実は自分は Playwright は Selenium を置き換えてしまうんじゃないかと思っていたんだけど、Playwright はスコープをそこまで広げようと思っていないこと、Selenium も進化していることから、そういうことではないらしい。むしろ組み合わせて使うことができる。

Playwright はそもそもクライアントサーバモデルなのだが、Playwright client を Playwright server ではなく Selenium Grid に接続することでこれを実現する。

使い方は簡単。Playwright に対して環境変数

SELENIUM_REMOTE_URL

に接続先の URL をセットするだけ。実際の接続を行うのは npm の方の playwright なので、Ruby のコード内で

ENV["SELENIUM_REMOTE_URL"] = "<Selenium GridのURL>"

をセットすればオーケー。

この場合、ブラウザへの接続は playwright の責任範囲外なので、 playwright install を実行しておく必要はない。(playwright-ruby-client が npm の playwright を呼び出すのは変わらないので、この部分の準備は必要。)

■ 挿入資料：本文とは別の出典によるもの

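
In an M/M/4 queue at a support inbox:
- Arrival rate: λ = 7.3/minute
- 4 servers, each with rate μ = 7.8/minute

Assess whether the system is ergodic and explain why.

Stability requires ρ = λ/(cμ) < 1
ρ = 7.3/(4 × 7.8) = 7.3/31.20 = 0.2340
Since 0.2340 < 1, the system is STABLE.
The servers are busy 23.40% of the time.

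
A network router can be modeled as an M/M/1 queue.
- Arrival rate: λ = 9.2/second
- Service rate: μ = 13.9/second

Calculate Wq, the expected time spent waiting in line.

First, compute utilization: ρ = λ/μ = 9.2/13.9 = 0.6619
For M/M/1: Wq = λ/(μ(μ-λ))
Wq = 9.2/(13.9 × (13.9-9.2))
Wq = 9.2/(13.9 × 4.70)
Wq = 0.1408 seconds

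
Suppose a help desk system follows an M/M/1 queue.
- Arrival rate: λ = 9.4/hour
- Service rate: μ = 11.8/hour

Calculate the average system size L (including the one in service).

ρ = λ/μ = 9.4/11.8 = 0.7966
For M/M/1: L = λ/(μ-λ)
L = 9.4/(11.8-9.4) = 9.4/2.40
L = 3.9167 tickets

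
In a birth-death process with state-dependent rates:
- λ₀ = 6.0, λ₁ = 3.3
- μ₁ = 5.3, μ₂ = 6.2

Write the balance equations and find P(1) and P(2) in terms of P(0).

Balance equations:
State 0: λ₀P₀ = μ₁P₁ → P₁ = (λ₀/μ₁)P₀ = (6.0/5.3)P₀ = 1.1321P₀
State 1: P₂ = (λ₀λ₁)/(μ₁μ₂)P₀ = (6.0×3.3)/(5.3×6.2)P₀ = 0.6026P₀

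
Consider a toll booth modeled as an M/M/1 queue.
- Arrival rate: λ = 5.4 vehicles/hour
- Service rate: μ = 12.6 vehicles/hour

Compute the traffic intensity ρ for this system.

Server utilization: ρ = λ/μ
ρ = 5.4/12.6 = 0.4286
The server is busy 42.86% of the time.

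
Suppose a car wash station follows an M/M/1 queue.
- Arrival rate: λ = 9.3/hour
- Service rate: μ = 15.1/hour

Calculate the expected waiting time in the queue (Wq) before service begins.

First, compute utilization: ρ = λ/μ = 9.3/15.1 = 0.6159
For M/M/1: Wq = λ/(μ(μ-λ))
Wq = 9.3/(15.1 × (15.1-9.3))
Wq = 9.3/(15.1 × 5.80)
Wq = 0.1062 hours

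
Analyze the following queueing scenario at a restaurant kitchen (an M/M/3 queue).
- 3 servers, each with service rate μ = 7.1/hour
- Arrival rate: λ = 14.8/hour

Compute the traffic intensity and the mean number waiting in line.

Traffic intensity: ρ = λ/(cμ) = 14.8/(3×7.1) = 0.6948
Since ρ = 0.6948 < 1, system is stable.
Offered load a = λ/μ = cρ = 14.8/7.1 = 2.0845
P₀ = [ Σₙ₌₀^2 aⁿ/n! + a^3/(3!(1-ρ)) ]⁻¹
Σ = a^0/0! + a^1/1! + a^2/2! = 1.0000 + 2.0845 + 2.1726 = 5.2571
a^3/(3!(1-ρ)) = 9.05754/(6 × 0.305164) = 4.9468
P₀ = 1/(5.2571 + 4.9468) = 0.09800
Lq = P₀·a^3·ρ / (3!(1-ρ)²) = 0.0980017 × 9.05754 × 0.694836 / (6 × 0.0931253) = 1.1038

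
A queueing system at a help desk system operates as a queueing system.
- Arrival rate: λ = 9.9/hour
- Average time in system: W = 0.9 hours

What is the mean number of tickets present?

Little's Law: L = λW
L = 9.9 × 0.9 = 8.9100 tickets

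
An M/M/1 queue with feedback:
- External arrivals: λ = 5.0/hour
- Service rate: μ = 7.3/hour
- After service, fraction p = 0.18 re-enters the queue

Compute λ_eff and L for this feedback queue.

Effective arrival rate: λ_eff = λ/(1-p) = 5.0/(1-0.18) = 5.0/0.82 = 6.09756
ρ = λ_eff/μ = 6.09756/7.3 = 0.835282
L = ρ/(1-ρ) = 0.835282/(1-0.835282) = 5.0710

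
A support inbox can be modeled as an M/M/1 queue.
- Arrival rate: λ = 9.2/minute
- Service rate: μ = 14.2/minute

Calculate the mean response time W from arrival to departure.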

もちろん Selenium Grid 側も相応の準備が必要で、例えば

SeleniumHQ/docker-selenium: Provides a simple way to run Selenium Grid with Chrome, Firefox, and Edge using Docker, making it easier to perform browser automation

を使う場合、環境変数

SE_NODE_ENABLE_CDP
SE_ENABLE_TRACING

辺りが関係してくるのだが、幸い

selenium/standalone-chrome - Docker Image | Docker Hub

などの standalone image ではデフォルトで有効になっているようで、何の追加設定もなしにただ Selenium Grid に繋ぐだけで trace を含めて使うことができた。

※ Selenium の CDP サポートは WebDriver BiDi 実装が進むまでの仮扱いっぽいが、これはブラウザ対応の進み具合にもよると予想できる。CDP を利用するか WebDriver BiDi を利用するかを我々ユーザー側は気にすることなく、今後もそれなりの期間この組み合わせは動作しそう。